I read Mary Hampshire's discussion of the problems faced by teachers who are fathers with interest and not a little anger (TES, November 28).
Like the teachers Ms Hampshire describes, I often work about 70 hours a week, spend time on schoolwork at weekends and even during the holidays.
I spend what feels like very little time with my own children and the time I do spend with them is often marred by my exhaustion. I am a pastoral head in a large comprehensive school in an area with an increasing number of social problems.
I, too, wish I could take the option of a career break of part-time working but that is not possible as I am the prime wage earner in our household. I am also a mother.
Like an increasing number of women, the traditional options are no longer open to me because I command and, will continue to command, a higher income than my husband.
Any child whose parents are teachers - mother or father - gets a raw deal now. The issue really isn't fathers who are teachers. It is the impact that the increasing demands on teachers is having on their families. Fortunately my husband is not a teacher, so my children have his time and attention.

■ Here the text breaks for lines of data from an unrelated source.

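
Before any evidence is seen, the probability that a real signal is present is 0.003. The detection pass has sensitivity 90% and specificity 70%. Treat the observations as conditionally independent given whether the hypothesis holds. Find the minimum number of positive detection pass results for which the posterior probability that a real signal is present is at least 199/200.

Prior odds = 0.003/0.997 = 3/997.
False-positive rate = 1 − 0.7 = 0.3; likelihood ratio of a positive = 0.9/0.3 = 3.
Target posterior odds = 0.995/0.005 = 199.
Require 3ⁿ ≥ 199 ÷ (3/997) = 198403/3.
3¹⁰ = 59049 falls short of 198403/3 but 3¹¹ = 177147 reaches it, so n = 11.

11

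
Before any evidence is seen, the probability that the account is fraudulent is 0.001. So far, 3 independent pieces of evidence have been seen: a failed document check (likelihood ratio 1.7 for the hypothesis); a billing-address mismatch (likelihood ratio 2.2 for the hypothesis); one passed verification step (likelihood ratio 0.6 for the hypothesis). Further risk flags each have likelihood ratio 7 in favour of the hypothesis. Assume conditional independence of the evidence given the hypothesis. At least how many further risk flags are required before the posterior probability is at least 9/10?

5

Prior odds = 0.001/0.999 = 1/999.
Combined Bayes factor of the evidence already in hand = 1.7 × 2.2 × 0.6 = 2.244.
Odds after that evidence = (1/999) × 2.244 = 187/83250.
Target odds = 0.9/0.1 = 9.
Need 7ⁿ ≥ 9 ÷ (187/83250) = 749250/187.
7⁴ = 2401 falls short of 749250/187 but 7⁵ = 16807 reaches it, so n = 5.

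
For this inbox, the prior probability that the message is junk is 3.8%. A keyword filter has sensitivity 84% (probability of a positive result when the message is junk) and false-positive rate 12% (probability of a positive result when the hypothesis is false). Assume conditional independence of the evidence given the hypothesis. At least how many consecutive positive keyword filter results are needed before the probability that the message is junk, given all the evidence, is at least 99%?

5

Prior odds = 0.038/0.962 = 19/481.
Likelihood ratio of a positive result = 0.84/0.12 = 7.
Target posterior odds = 0.99/0.01 = 99.
Require 7ⁿ ≥ 99 ÷ (19/481) = 47619/19.
7⁴ = 2401 falls short of 47619/19 but 7⁵ = 16807 reaches it, so n = 5.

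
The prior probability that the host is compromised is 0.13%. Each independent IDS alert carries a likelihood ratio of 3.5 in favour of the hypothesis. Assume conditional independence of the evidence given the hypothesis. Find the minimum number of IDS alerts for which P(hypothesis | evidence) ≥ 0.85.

Prior odds: 0.0013 ÷ 0.9987 = 13/9987.
Likelihood ratio per IDS alert = 3.5.
Target posterior odds = 0.85/0.15 = 17/3.
Require 3.5ⁿ ≥ 17/3 ÷ (13/9987) = 56593/13.
3.5⁶ = 1838.265625 falls short of 56593/13 but 3.5⁷ = 823543/128 reaches it, so n = 7.

7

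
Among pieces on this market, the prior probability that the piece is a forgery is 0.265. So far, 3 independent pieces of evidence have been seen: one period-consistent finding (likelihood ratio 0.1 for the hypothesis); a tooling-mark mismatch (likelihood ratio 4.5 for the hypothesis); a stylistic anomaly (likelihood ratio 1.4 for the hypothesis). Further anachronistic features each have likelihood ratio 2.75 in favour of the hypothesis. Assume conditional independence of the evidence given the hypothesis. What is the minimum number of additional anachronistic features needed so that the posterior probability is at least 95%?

Prior odds = 0.265/0.735 = 53/147.
Combined Bayes factor of the evidence already in hand = 0.1 × 4.5 × 1.4 = 0.63.
Odds after that evidence = (53/147) × 0.63 = 159/700.
Target odds = 0.95/0.05 = 19.
Need 2.75ⁿ ≥ 19 ÷ (159/700) = 13300/159.
2.75⁴ = 57.19140625 falls short of 13300/159 but 2.75⁵ = 161051/1024 reaches it, so n = 5.

5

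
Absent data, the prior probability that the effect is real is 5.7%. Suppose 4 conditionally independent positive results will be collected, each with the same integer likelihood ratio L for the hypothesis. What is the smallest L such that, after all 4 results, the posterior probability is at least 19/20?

5

Prior odds = 0.057/0.943 = 57/943.
Target odds = 0.95/0.05 = 19.
Need L⁴ ≥ 19 ÷ (57/943) = 943/3.
4⁴ = 256 < 943/3 ≤ 625 = 5⁴, so L = 5.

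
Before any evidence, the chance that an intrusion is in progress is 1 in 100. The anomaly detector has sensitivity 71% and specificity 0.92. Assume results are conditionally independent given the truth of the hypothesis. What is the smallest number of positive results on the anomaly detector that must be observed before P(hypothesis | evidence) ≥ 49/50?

Prior odds = 0.01/0.99 = 1/99.
False-positive rate = 1 − 0.92 = 0.08; likelihood ratio of a positive = 0.71/0.08 = 8.875.
Target odds: 0.98 ÷ 0.02 = 49.
Need (1/99) × 8.875ⁿ ≥ 49, i.e. 8.875ⁿ ≥ 4851.
8.875³ = 357911/512 falls short of 4851 but 8.875⁴ = 25411681/4096 reaches it, so n = 4.

4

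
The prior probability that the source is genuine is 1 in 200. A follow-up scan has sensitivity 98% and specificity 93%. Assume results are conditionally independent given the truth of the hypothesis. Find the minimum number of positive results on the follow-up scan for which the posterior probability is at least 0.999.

5

Prior odds: 0.005 ÷ 0.995 = 1/199.
False-positive rate = 1 − 0.93 = 0.07; likelihood ratio of a positive = 0.98/0.07 = 14.
Target odds: 0.999 ÷ 0.001 = 999.
Require 14ⁿ ≥ 999 ÷ (1/199) = 198801.
14⁴ = 38416 falls short of 198801 but 14⁵ = 537824 reaches it, so n = 5.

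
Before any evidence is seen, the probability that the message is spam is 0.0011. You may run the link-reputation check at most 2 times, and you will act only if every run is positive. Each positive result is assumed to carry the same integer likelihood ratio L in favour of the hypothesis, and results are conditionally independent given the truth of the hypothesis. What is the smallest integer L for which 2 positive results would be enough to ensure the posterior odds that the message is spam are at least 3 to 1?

Prior odds = 0.0011/0.9989 = 11/9989.
Target odds = 3.
Need L² ≥ 3 ÷ (11/9989) = 29967/11.
52² = 2704 < 29967/11 ≤ 2809 = 53², so L = 53.

53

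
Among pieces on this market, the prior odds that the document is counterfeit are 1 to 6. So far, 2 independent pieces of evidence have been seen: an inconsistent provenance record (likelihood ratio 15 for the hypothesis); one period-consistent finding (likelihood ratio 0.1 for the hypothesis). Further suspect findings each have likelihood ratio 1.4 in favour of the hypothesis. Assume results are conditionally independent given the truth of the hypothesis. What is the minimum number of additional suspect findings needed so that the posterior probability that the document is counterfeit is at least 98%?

16

Prior odds = 1/6.
Combined Bayes factor of the evidence already in hand = 15 × 0.1 = 1.5.
Odds after that evidence = (1/6) × 1.5 = 0.25.
Target odds = 0.98/0.02 = 49.
Need 1.4ⁿ ≥ 49 ÷ 0.25 = 196.
1.4¹⁵ ≈155.568 falls short of 196 but 1.4¹⁶ ≈217.795 reaches it, so n = 16.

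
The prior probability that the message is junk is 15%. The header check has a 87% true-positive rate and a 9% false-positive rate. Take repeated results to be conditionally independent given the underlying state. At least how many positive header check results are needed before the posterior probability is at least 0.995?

Prior odds: 0.15 ÷ 0.85 = 3/17.
Likelihood ratio of a positive result = 0.87/0.09 = 29/3.
Target posterior odds = 0.995/0.005 = 199.
Require (29/3)ⁿ ≥ 199 ÷ (3/17) = 3383/3.
(29/3)³ = 24389/27 falls short of 3383/3 but (29/3)⁴ = 707281/81 reaches it, so n = 4.

4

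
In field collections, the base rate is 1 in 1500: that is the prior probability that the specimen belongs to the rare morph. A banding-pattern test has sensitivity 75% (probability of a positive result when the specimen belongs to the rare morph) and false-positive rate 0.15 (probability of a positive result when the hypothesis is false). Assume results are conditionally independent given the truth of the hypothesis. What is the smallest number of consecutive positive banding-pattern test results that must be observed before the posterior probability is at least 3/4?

Prior odds = (1/1500)/(1499/1500) = 1/1499.
Likelihood ratio of a positive result = 0.75/0.15 = 5.
Target posterior odds = 0.75/0.25 = 3.
Require 5ⁿ ≥ 3 ÷ (1/1499) = 4497.
5⁵ = 3125 falls short of 4497 but 5⁶ = 15625 reaches it, so n = 6.

6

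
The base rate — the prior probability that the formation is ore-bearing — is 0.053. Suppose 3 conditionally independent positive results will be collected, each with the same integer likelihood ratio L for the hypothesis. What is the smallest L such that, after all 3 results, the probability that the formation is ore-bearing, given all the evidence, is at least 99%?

Prior odds = 0.053/0.947 = 53/947.
Target odds = 0.99/0.01 = 99.
Need L³ ≥ 99 ÷ (53/947) = 93753/53.
12³ = 1728 < 93753/53 ≤ 2197 = 13³, so L = 13.

13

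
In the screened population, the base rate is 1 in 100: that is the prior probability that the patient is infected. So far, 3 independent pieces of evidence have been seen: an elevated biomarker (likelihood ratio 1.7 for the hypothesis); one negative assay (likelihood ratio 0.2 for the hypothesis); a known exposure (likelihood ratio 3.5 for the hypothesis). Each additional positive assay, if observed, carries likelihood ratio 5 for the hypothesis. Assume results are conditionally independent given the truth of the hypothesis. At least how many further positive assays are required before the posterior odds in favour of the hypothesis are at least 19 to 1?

Prior odds = 0.01/0.99 = 1/99.
Combined Bayes factor of the evidence already in hand = 1.7 × 0.2 × 3.5 = 1.19.
Odds after that evidence = (1/99) × 1.19 = 119/9900.
Target odds = 19.
Need 5ⁿ ≥ 19 ÷ (119/9900) = 188100/119.
5⁴ = 625 falls short of 188100/119 but 5⁵ = 3125 reaches it, so n = 5.

5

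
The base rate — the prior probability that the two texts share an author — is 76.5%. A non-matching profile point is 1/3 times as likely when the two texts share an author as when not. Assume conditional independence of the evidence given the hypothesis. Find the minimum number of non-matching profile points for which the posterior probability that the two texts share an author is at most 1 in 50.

5

Prior odds: 0.765 ÷ 0.235 = 153/47.
Likelihood ratio per non-matching profile point = 1/3.
Target posterior odds = 0.02/0.98 = 1/49.
Need (153/47) × (1/3)ⁿ ≤ 1/49, i.e. (1/3)ⁿ ≤ 47/7497.
(1/3)⁴ = 1/81 is still above 47/7497 but (1/3)⁵ = 1/243 is at or below it, so n = 5.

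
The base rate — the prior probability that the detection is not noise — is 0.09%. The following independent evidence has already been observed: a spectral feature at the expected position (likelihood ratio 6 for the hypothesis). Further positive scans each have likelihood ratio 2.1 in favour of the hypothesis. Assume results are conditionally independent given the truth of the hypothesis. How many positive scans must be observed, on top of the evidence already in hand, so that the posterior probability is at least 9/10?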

What of the poor souls whose mothers and fathers are teachers? All teachers increasingly have less time and energy for their families. That needs addressing urgently before we lose valuable people from the profession because of its affect on family life.
Sadly, for too many of us teaching is not longer a "family-friendly" profession. If the Government really wants to get parents involved in their children's education and if it really wants to support families and family values the issue of working hours for all parents needs to be addressed urgently.
Hopefully the Equal Opportunities Commission directive gives hope to men and women, but, please Ms Hampshire, don't think that only fathers who are teachers need that help.